Sistema de backup Restic 0.15 disponível

O sistema de backup restic 0.15 foi lançado. Ele armazena backups criptografados em um repositório versionado. O sistema foi projetado desde o início para backups armazenados em ambientes não confiáveis, de forma que um backup que caia em mãos erradas não comprometa o sistema. Regras flexíveis podem ser definidas para incluir e excluir arquivos e diretórios ao criar um backup (o formato das regras é semelhante ao do rsync ou .gitignore). Ele é compatível com Linux, macOS, Windows, FreeBSD e OpenBSD. O código do projeto foi escrito em Go e distribuído sob a licença BSD.
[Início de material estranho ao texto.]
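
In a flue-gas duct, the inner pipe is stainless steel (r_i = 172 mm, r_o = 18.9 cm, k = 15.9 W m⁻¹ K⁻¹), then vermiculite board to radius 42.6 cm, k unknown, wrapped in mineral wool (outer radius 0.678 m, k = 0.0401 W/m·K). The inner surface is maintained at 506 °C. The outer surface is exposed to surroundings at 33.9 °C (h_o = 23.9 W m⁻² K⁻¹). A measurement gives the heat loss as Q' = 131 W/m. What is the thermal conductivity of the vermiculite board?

k = 0.0740 W/m·K

ΣR = ΔT/Q' = |506 − 33.9|/131 = 3.604 m·K/W
Known resistances:
  R'_stainless steel = ln(0.189/0.172)/(2πk) = 0.09425/(2π·15.9) = 9.434×10^-4 m·K/W
  R'_mineral wool = ln(0.678/0.426)/(2πk) = 0.4647/(2π·0.0401) = 1.844 m·K/W
  R'_conv,out = 1/(2πr h) = 1/(2π·0.678·23.9) = 0.009822 m·K/W
R_vermiculite board = ΣR − ΣR_known = 3.604 − 1.855 = 1.749 m·K/W
ln(r₂/r₁)/(2πk) = 1.749 ⇒ k = 0.8127/(2π·1.749) = 0.0740 W/m·K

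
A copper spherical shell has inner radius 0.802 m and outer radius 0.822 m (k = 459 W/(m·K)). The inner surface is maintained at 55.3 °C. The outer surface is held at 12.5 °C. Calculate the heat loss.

Q = 8140 kW

Q = 4πk·ΔT/(1/r₁ − 1/r₂) = 4π × 459 × 42.8 / (1/0.802 − 1/0.822) = 8.14×10^6 W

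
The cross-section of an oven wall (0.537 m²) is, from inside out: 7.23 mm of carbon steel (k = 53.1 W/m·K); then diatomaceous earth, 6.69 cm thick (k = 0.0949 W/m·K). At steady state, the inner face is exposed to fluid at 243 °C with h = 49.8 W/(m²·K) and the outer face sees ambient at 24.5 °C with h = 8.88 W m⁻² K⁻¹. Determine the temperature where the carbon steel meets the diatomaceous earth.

Series thermal resistances, inner to outer:
  R_conv,in = 1/(hA) = 1/(49.8·0.537) = 0.03739 K/W
  R_carbon steel = L/(kA) = 0.00723/(53.1·0.537) = 2.536×10^-4 K/W
  R_diatomaceous earth = L/(kA) = 0.0669/(0.0949·0.537) = 1.313 K/W
  R_conv,out = 1/(hA) = 1/(8.88·0.537) = 0.2097 K/W
ΣR = 0.03739 + 2.536×10^-4 + 1.313 + 0.2097 = 1.560 K/W
Q = ΔT/ΣR = (243 °C − 24.5 °C)/1.560 = 140.1 W
From the inner boundary to the carbon steel/diatomaceous earth interface, ΣR_partial = 0.03764 K/W.
T_interface = T_in − Q·ΣR_partial = 243 °C − (140.1)(0.03764) = 238 °C

T = 238 °C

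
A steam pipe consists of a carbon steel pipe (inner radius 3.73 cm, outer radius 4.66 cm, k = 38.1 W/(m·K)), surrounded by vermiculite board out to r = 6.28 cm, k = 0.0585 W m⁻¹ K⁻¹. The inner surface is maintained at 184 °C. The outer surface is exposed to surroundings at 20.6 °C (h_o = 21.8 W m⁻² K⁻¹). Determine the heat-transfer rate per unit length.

Q' = 176 W/m

Series thermal resistances, inner to outer:
  R'_carbon steel = ln(0.0466/0.0373)/(2πk) = 0.2226/(2π·38.1) = 9.299×10^-4 m·K/W
  R'_vermiculite board = ln(0.0628/0.0466)/(2πk) = 0.2984/(2π·0.0585) = 0.8117 m·K/W
  R'_conv,out = 1/(2πr h) = 1/(2π·0.0628·21.8) = 0.1163 m·K/W
ΣR = 9.299×10^-4 + 0.8117 + 0.1163 = 0.9289 m·K/W
Q' = ΔT/ΣR = (184 °C − 20.6 °C)/0.9289 = 176 W/m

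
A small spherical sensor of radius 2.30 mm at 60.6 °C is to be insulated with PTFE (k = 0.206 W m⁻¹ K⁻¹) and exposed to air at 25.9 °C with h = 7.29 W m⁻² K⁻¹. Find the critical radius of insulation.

r_cr = 5.65 cm

For a sphere, r_cr = 2k_ins/h = 2·0.206/7.29 = 0.0565 m = 5.65 cm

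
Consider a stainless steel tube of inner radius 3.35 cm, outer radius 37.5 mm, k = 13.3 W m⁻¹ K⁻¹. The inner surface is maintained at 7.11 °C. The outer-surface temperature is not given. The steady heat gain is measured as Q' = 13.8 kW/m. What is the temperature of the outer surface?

T_out = 25.7 °C

Sum the resistances:
  R'_stainless steel = ln(0.0375/0.0335)/(2πk) = 0.1128/(2π·13.3) = 0.001350 m·K/W
ΣR = 0.001350 m·K/W
ΔT = Q'·ΣR = 13800 × 0.001350 = 18.63 K
Heat flows inward, so T_out = T_in + ΔT = 7.11 + 18.63 = 25.7 °C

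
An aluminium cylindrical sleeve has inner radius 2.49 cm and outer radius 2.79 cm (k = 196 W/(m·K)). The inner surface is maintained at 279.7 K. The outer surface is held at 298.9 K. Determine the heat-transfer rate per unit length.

Q' = 2πk·ΔT/ln(r₂/r₁) = 2π × 196 × 19.2 / ln(0.0279/0.0249) = 2.08×10^5 W/m

Q' = 208 kW/m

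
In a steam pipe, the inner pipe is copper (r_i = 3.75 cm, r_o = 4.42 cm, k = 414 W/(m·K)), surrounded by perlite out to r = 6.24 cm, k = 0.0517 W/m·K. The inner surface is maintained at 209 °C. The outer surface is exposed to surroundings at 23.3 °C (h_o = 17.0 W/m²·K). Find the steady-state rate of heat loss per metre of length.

Q' = 153 W/m

Resistance network (inner→outer):
  R'_copper = ln(0.0442/0.0375)/(2πk) = 0.1644/(2π·414) = 6.319×10^-5 m·K/W
  R'_perlite = ln(0.0624/0.0442)/(2πk) = 0.3448/(2π·0.0517) = 1.062 m·K/W
  R'_conv,out = 1/(2πr h) = 1/(2π·0.0624·17.0) = 0.1500 m·K/W
ΣR = 6.319×10^-5 + 1.062 + 0.1500 = 1.212 m·K/W
Q' = ΔT/ΣR = (209 °C − 23.3 °C)/1.212 = 153 W/m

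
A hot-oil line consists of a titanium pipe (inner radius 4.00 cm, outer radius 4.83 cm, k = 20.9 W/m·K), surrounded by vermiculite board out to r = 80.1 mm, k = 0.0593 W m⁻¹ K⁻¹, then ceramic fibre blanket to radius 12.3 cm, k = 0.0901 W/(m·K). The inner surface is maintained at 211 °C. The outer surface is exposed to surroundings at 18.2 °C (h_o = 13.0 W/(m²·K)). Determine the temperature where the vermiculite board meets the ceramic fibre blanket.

T = 92.8 °C

Resistance network (inner→outer):
  R'_titanium = ln(0.0483/0.0400)/(2πk) = 0.1886/(2π·20.9) = 0.001436 m·K/W
  R'_vermiculite board = ln(0.0801/0.0483)/(2πk) = 0.5058/(2π·0.0593) = 1.358 m·K/W
  R'_ceramic fibre blanket = ln(0.123/0.0801)/(2πk) = 0.4289/(2π·0.0901) = 0.7576 m·K/W
  R'_conv,out = 1/(2πr h) = 1/(2π·0.123·13.0) = 0.09953 m·K/W
ΣR = 0.001436 + 1.358 + 0.7576 + 0.09953 = 2.217 m·K/W
Q' = ΔT/ΣR = (211 °C − 18.2 °C)/2.217 = 86.96 W/m
From the inner boundary to the vermiculite board/ceramic fibre blanket interface, ΣR_partial = 1.359 m·K/W.
T_interface = T_in − Q'·ΣR_partial = 211 °C − (86.96)(1.359) = 92.8 °C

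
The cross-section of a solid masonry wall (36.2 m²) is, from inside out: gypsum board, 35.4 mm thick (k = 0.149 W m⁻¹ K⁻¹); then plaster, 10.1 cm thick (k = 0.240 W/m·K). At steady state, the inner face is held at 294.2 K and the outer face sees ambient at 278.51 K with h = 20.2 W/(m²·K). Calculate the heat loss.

Q = 802 W

Series thermal resistances, inner to outer:
  R_gypsum board = L/(kA) = 0.0354/(0.149·36.2) = 0.006563 K/W
  R_plaster = L/(kA) = 0.101/(0.240·36.2) = 0.01163 K/W
  R_conv,out = 1/(hA) = 1/(20.2·36.2) = 0.001368 K/W
ΣR = 0.006563 + 0.01163 + 0.001368 = 0.01956 K/W
Q = ΔT/ΣR = (294.2 K − 278.51 K)/0.01956 = 802 W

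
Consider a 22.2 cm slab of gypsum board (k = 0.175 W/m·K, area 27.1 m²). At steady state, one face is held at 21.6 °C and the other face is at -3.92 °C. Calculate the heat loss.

Q = kA·ΔT/L = 0.175 × 27.1 × |21.6 °C − -3.92 °C| / 0.222 = 545 W

Q = 545 W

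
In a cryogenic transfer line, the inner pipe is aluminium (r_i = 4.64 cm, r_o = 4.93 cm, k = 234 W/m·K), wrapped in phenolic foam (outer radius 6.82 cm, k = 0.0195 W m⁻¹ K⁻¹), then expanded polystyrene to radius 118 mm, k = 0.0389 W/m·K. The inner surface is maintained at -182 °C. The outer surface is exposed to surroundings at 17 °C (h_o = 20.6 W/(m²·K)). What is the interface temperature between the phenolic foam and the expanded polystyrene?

T = -75.7 °C

Treat each layer as a resistance in series:
  R'_aluminium = ln(0.0493/0.0464)/(2πk) = 0.06062/(2π·234) = 4.123×10^-5 m·K/W
  R'_phenolic foam = ln(0.0682/0.0493)/(2πk) = 0.3245/(2π·0.0195) = 2.649 m·K/W
  R'_expanded polystyrene = ln(0.118/0.0682)/(2πk) = 0.5482/(2π·0.0389) = 2.243 m·K/W
  R'_conv,out = 1/(2πr h) = 1/(2π·0.118·20.6) = 0.06547 m·K/W
ΣR = 4.123×10^-5 + 2.649 + 2.243 + 0.06547 = 4.958 m·K/W
Q' = ΔT/ΣR = (-182 °C − 17 °C)/4.958 = -40.14 W/m
From the inner boundary to the phenolic foam/expanded polystyrene interface, ΣR_partial = 2.649 m·K/W.
T_interface = T_in − Q'·ΣR_partial = -182 °C − (-40.14)(2.649) = -75.7 °C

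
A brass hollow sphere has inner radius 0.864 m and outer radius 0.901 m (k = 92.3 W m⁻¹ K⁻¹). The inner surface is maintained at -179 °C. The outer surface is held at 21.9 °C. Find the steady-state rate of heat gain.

Q = 4πk·ΔT/(1/r₁ − 1/r₂) = 4π × 92.3 × 200.9 / (1/0.864 − 1/0.901) = 4.90×10^6 W

Q = 4.90×10^6 W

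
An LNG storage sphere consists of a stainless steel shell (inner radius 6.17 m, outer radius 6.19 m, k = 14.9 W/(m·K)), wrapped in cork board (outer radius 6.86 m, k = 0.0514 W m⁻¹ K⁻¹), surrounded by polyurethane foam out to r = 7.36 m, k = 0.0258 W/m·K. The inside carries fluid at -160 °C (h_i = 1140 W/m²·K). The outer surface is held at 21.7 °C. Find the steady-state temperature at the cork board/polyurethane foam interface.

Treat each layer as a resistance in series:
  R_conv,in = 1/(4πr²h) = 1/(4π·6.17²·1140) = 1.834×10^-6 K/W
  R_stainless steel = (1/6.17 − 1/6.19)/(4πk) = 5.237×10^-4/(4π·14.9) = 2.797×10^-6 K/W
  R_cork board = (1/6.19 − 1/6.86)/(4πk) = 0.01578/(4π·0.0514) = 0.02443 K/W
  R_polyurethane foam = (1/6.86 − 1/7.36)/(4πk) = 0.009903/(4π·0.0258) = 0.03054 K/W
ΣR = 1.834×10^-6 + 2.797×10^-6 + 0.02443 + 0.03054 = 0.05497 K/W
Q = ΔT/ΣR = (-160 °C − 21.7 °C)/0.05497 = -3305 W
From the inner boundary to the cork board/polyurethane foam interface, ΣR_partial = 0.02443 K/W.
T_interface = T_in − Q·ΣR_partial = -160 °C − (-3305)(0.02443) = -79.3 °C

T = -79.3 °C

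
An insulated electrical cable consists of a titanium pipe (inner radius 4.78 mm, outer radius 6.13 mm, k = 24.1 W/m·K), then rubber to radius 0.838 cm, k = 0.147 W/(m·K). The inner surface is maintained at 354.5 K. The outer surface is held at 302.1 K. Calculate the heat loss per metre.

Q' = 154 W/m

Series thermal resistances, inner to outer:
  R'_titanium = ln(0.00613/0.00478)/(2πk) = 0.2488/(2π·24.1) = 0.001643 m·K/W
  R'_rubber = ln(0.00838/0.00613)/(2πk) = 0.3127/(2π·0.147) = 0.3385 m·K/W
ΣR = 0.001643 + 0.3385 = 0.3401 m·K/W
Q' = ΔT/ΣR = (354.5 K − 302.1 K)/0.3401 = 154 W/m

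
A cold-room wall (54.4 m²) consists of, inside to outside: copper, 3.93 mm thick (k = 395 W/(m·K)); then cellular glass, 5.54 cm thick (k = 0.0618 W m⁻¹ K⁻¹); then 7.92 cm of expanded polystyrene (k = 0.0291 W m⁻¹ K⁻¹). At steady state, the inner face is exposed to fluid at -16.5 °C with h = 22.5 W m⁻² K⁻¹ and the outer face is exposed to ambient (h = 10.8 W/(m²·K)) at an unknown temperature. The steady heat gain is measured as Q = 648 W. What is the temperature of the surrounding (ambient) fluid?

Series resistances:
  R_conv,in = 1/(hA) = 1/(22.5·54.4) = 8.170×10^-4 K/W
  R_copper = L/(kA) = 0.00393/(395·54.4) = 1.829×10^-7 K/W
  R_cellular glass = L/(kA) = 0.0554/(0.0618·54.4) = 0.01648 K/W
  R_expanded polystyrene = L/(kA) = 0.0792/(0.0291·54.4) = 0.05003 K/W
  R_conv,out = 1/(hA) = 1/(10.8·54.4) = 0.001702 K/W
ΣR = 0.06903 K/W
ΔT = Q·ΣR = 648 × 0.06903 = 44.73 K
Heat flows inward, so T_out = T_in + ΔT = -16.5 + 44.73 = 28.2 °C

T_out = 28.2 °C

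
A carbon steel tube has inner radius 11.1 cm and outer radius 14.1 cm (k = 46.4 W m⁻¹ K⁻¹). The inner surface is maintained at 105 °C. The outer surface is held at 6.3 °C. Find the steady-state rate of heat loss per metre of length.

Q' = 2πk·ΔT/ln(r₂/r₁) = 2π × 46.4 × 98.7 / ln(0.141/0.111) = 1.20×10^5 W/m

Q' = 1.20×10^5 W/m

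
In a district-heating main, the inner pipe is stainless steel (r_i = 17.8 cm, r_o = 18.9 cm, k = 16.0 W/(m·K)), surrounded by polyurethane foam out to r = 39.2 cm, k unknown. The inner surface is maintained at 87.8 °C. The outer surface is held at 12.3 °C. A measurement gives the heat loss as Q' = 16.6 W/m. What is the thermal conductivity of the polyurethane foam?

k = 0.0255 W/m·K

ΣR = ΔT/Q' = |87.8 − 12.3|/16.6 = 4.548 m·K/W
Known resistances:
  R'_stainless steel = ln(0.189/0.178)/(2πk) = 0.05996/(2π·16.0) = 5.965×10^-4 m·K/W
R_polyurethane foam = ΣR − ΣR_known = 4.548 − 5.965×10^-4 = 4.547 m·K/W
ln(r₂/r₁)/(2πk) = 4.547 ⇒ k = 0.7295/(2π·4.547) = 0.0255 W/m·K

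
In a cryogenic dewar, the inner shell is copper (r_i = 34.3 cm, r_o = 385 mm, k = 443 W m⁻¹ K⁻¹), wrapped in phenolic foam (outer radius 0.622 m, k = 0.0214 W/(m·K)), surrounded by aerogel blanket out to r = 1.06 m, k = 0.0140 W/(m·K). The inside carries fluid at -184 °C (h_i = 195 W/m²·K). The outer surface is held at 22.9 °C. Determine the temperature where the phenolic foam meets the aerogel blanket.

Resistance network (inner→outer):
  R_conv,in = 1/(4πr²h) = 1/(4π·0.343²·195) = 0.003469 K/W
  R_copper = (1/0.343 − 1/0.385)/(4πk) = 0.3180/(4π·443) = 5.713×10^-5 K/W
  R_phenolic foam = (1/0.385 − 1/0.622)/(4πk) = 0.9897/(4π·0.0214) = 3.680 K/W
  R_aerogel blanket = (1/0.622 − 1/1.06)/(4πk) = 0.6643/(4π·0.0140) = 3.776 K/W
ΣR = 0.003469 + 5.713×10^-5 + 3.680 + 3.776 = 7.460 K/W
Q = ΔT/ΣR = (-184 °C − 22.9 °C)/7.460 = -27.73 W
From the inner boundary to the phenolic foam/aerogel blanket interface, ΣR_partial = 3.684 K/W.
T_interface = T_in − Q·ΣR_partial = -184 °C − (-27.73)(3.684) = -81.8 °C

T = -81.8 °C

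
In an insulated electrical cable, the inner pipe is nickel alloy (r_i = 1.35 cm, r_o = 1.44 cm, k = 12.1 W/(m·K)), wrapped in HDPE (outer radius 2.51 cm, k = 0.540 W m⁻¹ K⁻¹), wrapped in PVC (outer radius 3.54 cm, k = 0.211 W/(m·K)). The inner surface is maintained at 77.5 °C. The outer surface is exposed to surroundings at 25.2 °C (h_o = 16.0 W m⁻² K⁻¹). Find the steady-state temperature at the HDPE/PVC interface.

Treat each layer as a resistance in series:
  R'_nickel alloy = ln(0.0144/0.0135)/(2πk) = 0.06454/(2π·12.1) = 8.489×10^-4 m·K/W
  R'_HDPE = ln(0.0251/0.0144)/(2πk) = 0.5556/(2π·0.540) = 0.1638 m·K/W
  R'_PVC = ln(0.0354/0.0251)/(2πk) = 0.3438/(2π·0.211) = 0.2594 m·K/W
  R'_conv,out = 1/(2πr h) = 1/(2π·0.0354·16.0) = 0.2810 m·K/W
ΣR = 8.489×10^-4 + 0.1638 + 0.2594 + 0.2810 = 0.7050 m·K/W
Q' = ΔT/ΣR = (77.5 °C − 25.2 °C)/0.7050 = 74.18 W/m
From the inner boundary to the HDPE/PVC interface, ΣR_partial = 0.1646 m·K/W.
T_interface = T_in − Q'·ΣR_partial = 77.5 °C − (74.18)(0.1646) = 65.3 °C

T = 65.3 °C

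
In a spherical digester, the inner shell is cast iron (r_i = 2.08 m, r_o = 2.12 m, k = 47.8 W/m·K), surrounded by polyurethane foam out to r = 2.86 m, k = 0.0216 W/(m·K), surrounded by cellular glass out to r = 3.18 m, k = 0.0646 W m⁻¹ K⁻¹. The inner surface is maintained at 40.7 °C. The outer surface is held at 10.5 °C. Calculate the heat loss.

Q = 61.3 W

Resistance network (inner→outer):
  R_cast iron = (1/2.08 − 1/2.12)/(4πk) = 0.009071/(4π·47.8) = 1.510×10^-5 K/W
  R_polyurethane foam = (1/2.12 − 1/2.86)/(4πk) = 0.1220/(4π·0.0216) = 0.4496 K/W
  R_cellular glass = (1/2.86 − 1/3.18)/(4πk) = 0.03518/(4π·0.0646) = 0.04334 K/W
ΣR = 1.510×10^-5 + 0.4496 + 0.04334 = 0.4930 K/W
Q = ΔT/ΣR = (40.7 °C − 10.5 °C)/0.4930 = 61.3 W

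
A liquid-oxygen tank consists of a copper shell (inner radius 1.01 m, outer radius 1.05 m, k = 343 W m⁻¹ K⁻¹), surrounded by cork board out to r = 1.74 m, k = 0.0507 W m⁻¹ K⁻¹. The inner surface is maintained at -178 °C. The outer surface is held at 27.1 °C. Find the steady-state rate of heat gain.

Series thermal resistances, inner to outer:
  R_copper = (1/1.01 − 1/1.05)/(4πk) = 0.03772/(4π·343) = 8.751×10^-6 K/W
  R_cork board = (1/1.05 − 1/1.74)/(4πk) = 0.3777/(4π·0.0507) = 0.5928 K/W
ΣR = 8.751×10^-6 + 0.5928 = 0.5928 K/W
Q = ΔT/ΣR = (-178 °C − 27.1 °C)/0.5928 = -346 W
(Negative Q ⇒ heat flows inward; heat gain = 346 W.)

Q = 346 W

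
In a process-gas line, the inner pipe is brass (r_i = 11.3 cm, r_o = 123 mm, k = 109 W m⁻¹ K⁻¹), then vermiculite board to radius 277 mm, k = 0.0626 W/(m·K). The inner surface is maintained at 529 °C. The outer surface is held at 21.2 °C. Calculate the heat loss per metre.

Q' = 246 W/m

Resistance network (inner→outer):
  R'_brass = ln(0.123/0.113)/(2πk) = 0.08480/(2π·109) = 1.238×10^-4 m·K/W
  R'_vermiculite board = ln(0.277/0.123)/(2πk) = 0.8118/(2π·0.0626) = 2.064 m·K/W
ΣR = 1.238×10^-4 + 2.064 = 2.064 m·K/W
Q' = ΔT/ΣR = (529 °C − 21.2 °C)/2.064 = 246 W/m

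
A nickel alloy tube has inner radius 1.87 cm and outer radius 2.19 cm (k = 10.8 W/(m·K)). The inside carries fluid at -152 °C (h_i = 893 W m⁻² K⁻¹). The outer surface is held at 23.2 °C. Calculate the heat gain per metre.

Treat each layer as a resistance in series:
  R'_conv,in = 1/(2πr h) = 1/(2π·0.0187·893) = 0.009531 m·K/W
  R'_nickel alloy = ln(0.0219/0.0187)/(2πk) = 0.1580/(2π·10.8) = 0.002328 m·K/W
ΣR = 0.009531 + 0.002328 = 0.01186 m·K/W
Q' = ΔT/ΣR = (-152 °C − 23.2 °C)/0.01186 = -14800 W/m
(Negative Q' ⇒ heat flows inward; heat gain = 14800 W/m.)

Q' = 14.8 kW/m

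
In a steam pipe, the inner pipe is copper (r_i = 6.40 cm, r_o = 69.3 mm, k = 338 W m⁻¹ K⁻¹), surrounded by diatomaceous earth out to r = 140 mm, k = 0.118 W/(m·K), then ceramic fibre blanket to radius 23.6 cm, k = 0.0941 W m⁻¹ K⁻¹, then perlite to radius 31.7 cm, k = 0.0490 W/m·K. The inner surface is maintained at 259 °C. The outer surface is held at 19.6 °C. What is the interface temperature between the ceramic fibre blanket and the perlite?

T = 102 °C

Series thermal resistances, inner to outer:
  R'_copper = ln(0.0693/0.0640)/(2πk) = 0.07956/(2π·338) = 3.746×10^-5 m·K/W
  R'_diatomaceous earth = ln(0.140/0.0693)/(2πk) = 0.7032/(2π·0.118) = 0.9485 m·K/W
  R'_ceramic fibre blanket = ln(0.236/0.140)/(2πk) = 0.5222/(2π·0.0941) = 0.8832 m·K/W
  R'_perlite = ln(0.317/0.236)/(2πk) = 0.2951/(2π·0.0490) = 0.9584 m·K/W
ΣR = 3.746×10^-5 + 0.9485 + 0.8832 + 0.9584 = 2.790 m·K/W
Q' = ΔT/ΣR = (259 °C − 19.6 °C)/2.790 = 85.81 W/m
From the inner boundary to the ceramic fibre blanket/perlite interface, ΣR_partial = 1.832 m·K/W.
T_interface = T_in − Q'·ΣR_partial = 259 °C − (85.81)(1.832) = 102 °C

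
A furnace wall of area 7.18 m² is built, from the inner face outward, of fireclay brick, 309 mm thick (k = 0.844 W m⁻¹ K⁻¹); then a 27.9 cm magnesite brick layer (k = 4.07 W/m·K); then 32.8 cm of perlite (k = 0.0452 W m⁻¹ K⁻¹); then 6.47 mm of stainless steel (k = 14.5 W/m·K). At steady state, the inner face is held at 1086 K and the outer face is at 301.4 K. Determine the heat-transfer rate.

Q = 732 W

Resistance network (inner→outer):
  R_fireclay brick = L/(kA) = 0.309/(0.844·7.18) = 0.05099 K/W
  R_magnesite brick = L/(kA) = 0.279/(4.07·7.18) = 0.009547 K/W
  R_perlite = L/(kA) = 0.328/(0.0452·7.18) = 1.011 K/W
  R_stainless steel = L/(kA) = 0.00647/(14.5·7.18) = 6.215×10^-5 K/W
ΣR = 0.05099 + 0.009547 + 1.011 + 6.215×10^-5 = 1.072 K/W
Q = ΔT/ΣR = (1086 K − 301.4 K)/1.072 = 732 W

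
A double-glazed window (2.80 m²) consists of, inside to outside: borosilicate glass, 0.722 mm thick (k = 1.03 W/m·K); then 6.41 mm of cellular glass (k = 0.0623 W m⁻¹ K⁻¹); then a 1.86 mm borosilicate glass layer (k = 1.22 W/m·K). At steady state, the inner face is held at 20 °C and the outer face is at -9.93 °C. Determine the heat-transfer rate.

Q = 797 W

Treat each layer as a resistance in series:
  R_borosilicate glass = L/(kA) = 7.22×10^-4/(1.03·2.80) = 2.503×10^-4 K/W
  R_cellular glass = L/(kA) = 0.00641/(0.0623·2.80) = 0.03675 K/W
  R_borosilicate glass = L/(kA) = 0.00186/(1.22·2.80) = 5.445×10^-4 K/W
ΣR = 2.503×10^-4 + 0.03675 + 5.445×10^-4 = 0.03754 K/W
Q = ΔT/ΣR = (20 °C − -9.93 °C)/0.03754 = 797 W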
Os backups podem ser armazenados em um sistema de arquivos local ou em um disco externo. servidor Acesso via SFTP/SSH ou HTTP REST, em nuvens como Amazon S3, OpenStack Swift, Backblaze B2, Microsoft Azure Blob Storage e Google Cloud Storage, bem como em quaisquer serviços de armazenamento com backends rclone. Um servidor REST dedicado também pode ser usado para armazenamento, oferecendo desempenho superior a outros backends e capacidade de operar em modo somente de acréscimo, impedindo a exclusão ou modificação de backups caso o original seja comprometido. servidor e acesso às chaves de criptografia.

O recurso de snapshots é suportado, refletindo o estado de um diretório específico, incluindo todos os arquivos e subdiretórios, em um determinado momento. Cada novo backup cria um snapshot associado, permitindo restaurar o estado atual. Os snapshots podem ser copiados entre diferentes repositórios. Para economizar largura de banda, somente os dados alterados são copiados durante a criação do backup. Para uma visão geral do conteúdo do repositório e para simplificar a recuperação, um snapshot contendo um backup pode ser montado como uma partição virtual (montada usando FUSE). Comandos para analisar alterações e extrair arquivos seletivamente também são fornecidos.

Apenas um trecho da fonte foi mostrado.